Plt. Direktur Jenderal PAUD, Pendidikan Dasar dan Menengah Kemendikbud, Muhammad Hamid mengatakan Permendikbud tersebut dibuat untuk mengakomodir siswa yang kurang mampu. Katanya, mereka yang berlatar ekonomi menengah ke bawah kerap tersingkir pada PPDB jika nilai dijadikan faktor pemeringkat utama.
"Paling banyak masyarakat kelompok menengah ke bawah tersingkir karena sistem seleksi [PPDB dengan] UN. Yang kita tahu nilai UN anak yang tinggi biasanya berasal dari kelompok ekonomi menengah ke atas," ujar Hamid, Selasa (30/6) lalu.
![]() |
Di samping itu perkara kuota sekolah yang tidak memenuhi jumlah siswa alih jenjang juga jadi permasalahan.

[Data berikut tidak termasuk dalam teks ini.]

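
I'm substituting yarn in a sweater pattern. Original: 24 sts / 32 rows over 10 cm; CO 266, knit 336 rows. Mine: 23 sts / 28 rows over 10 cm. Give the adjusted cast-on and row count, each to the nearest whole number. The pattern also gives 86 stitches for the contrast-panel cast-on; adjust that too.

Cast on 255 stitches; work 294 rows; contrast-panel cast-on 82 stitches.

Stitches: 266 × 23/24 = 254.92 → 255.
Rows: 336 × 28/32 = 294.00 → 294.
contrast-panel cast-on: 86 × 23/24 = 82.42 → 82.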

Disdik DKI mengaku daya tampung tidak mencukupi jika semua siswa lulus SD dan SMP ingin masuk sekolah negeri.
Untuk jenjang SMP daya tampung sekolah negeri mencakup 70.702 siswa. Sedangkan jumlah siswa lulusan SD di Jakarta sebanyak 153.016 siswa. Artinya kuota SMP negeri memenuhi 46,21 persen keseluruhan siswa lulusan SD.

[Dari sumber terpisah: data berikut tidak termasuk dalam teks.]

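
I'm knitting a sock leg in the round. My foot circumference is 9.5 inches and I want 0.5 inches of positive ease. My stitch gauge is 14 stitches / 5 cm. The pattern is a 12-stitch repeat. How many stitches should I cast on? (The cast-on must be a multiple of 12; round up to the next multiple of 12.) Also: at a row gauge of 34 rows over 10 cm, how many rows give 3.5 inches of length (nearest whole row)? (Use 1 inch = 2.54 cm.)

Finished = 9.5 + 0.5 = 10 inches.
10 inches × 2.54 = 25.40 cm.
14/5 = 2.8 sts per cm; 25.40 × 2.8 = 71.12 sts.
Next multiple of 12 → 72.
3.5 inches = 8.89 cm; × 3.4 = 30.23 → 30 rows.

Cast on 72 stitches; work 30 rows.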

Jika dihitung berdasarkan jumlah peserta yang masuk seleksi PPDB, belum termasuk jalur zonasi bina RW, ada 99.541 siswa lulusan SD yang tidak bisa masuk SMP negeri.
Kemudian untuk SMA negeri, daya tampung sekolah negeri sebanyak 28.428 siswa. Dan daya tampung SMK negeri sebanyak 19.182 siswa. Sedangkan jumlah lulusan SMP ada 144.598 siswa. Artinya SMA dan SMK negeri memenuhi 32,93 persen keseluruhan siswa lulusan SMP.
Jika dihitung berdasarkan jumlah peserta yang masuk seleksi PPDB, belum termasuk jalur zonasi bina RW, ada 118.852 siswa lulusan SD yang tidak bisa masuk SMA dan SMK negeri.
Potensi Banyak Anak Putus Sekolah
Dengan kondisi pandemi yang berdampak pada ekonomi masyarakat, Andreas khawatir hal ini bisa memicu peningkatan angka putus sekolah. Untuk itu ia menilai pemerintah harusnya bisa mengintervensi agar hal ini tidak terjadi. Caranya dengan memastikan yang masuk sekolah negeri diprioritaskan dari kalangan ekonomi menengah ke bawah.
"Kalau nanti masih ada lebih kursinya maka dilakukan seleksi berdasarkan nilai. Pastikan anak miskin tidak boleh putus sekolah. Karena orang yang mampu bisa masuk [sekolah] swasta," jelasnya.
Dengan penerapan seperti ini pemerintah bisa memastikan angka putus sekolah untuk siswa kurang mampu tidak meningkat. Dan sekolah swasta juga bisa terus berkembang.
Kendati demikian hal ini perlu dipastikan benar-benar tepat sasaran. Sejumlah orang tua dalam rentetan aksi demo PPDB mengaku anaknya tak lolos jalur afirmasi padahal memegang Kartu Jakarta Pintar (KJP). Mereka juga turut tertendang karena usia.
"Katanya untuk pemerataan, tapi mengorbankan banyak orang. (Kalau syaratnya dari) usia itu bukan cuma untuk orang miskin, orang kaya juga bisa lolos," ujar Nining, salah satu orang tua yang berdemo depan Balai Kota DKI Jakarta, Selasa (23/6).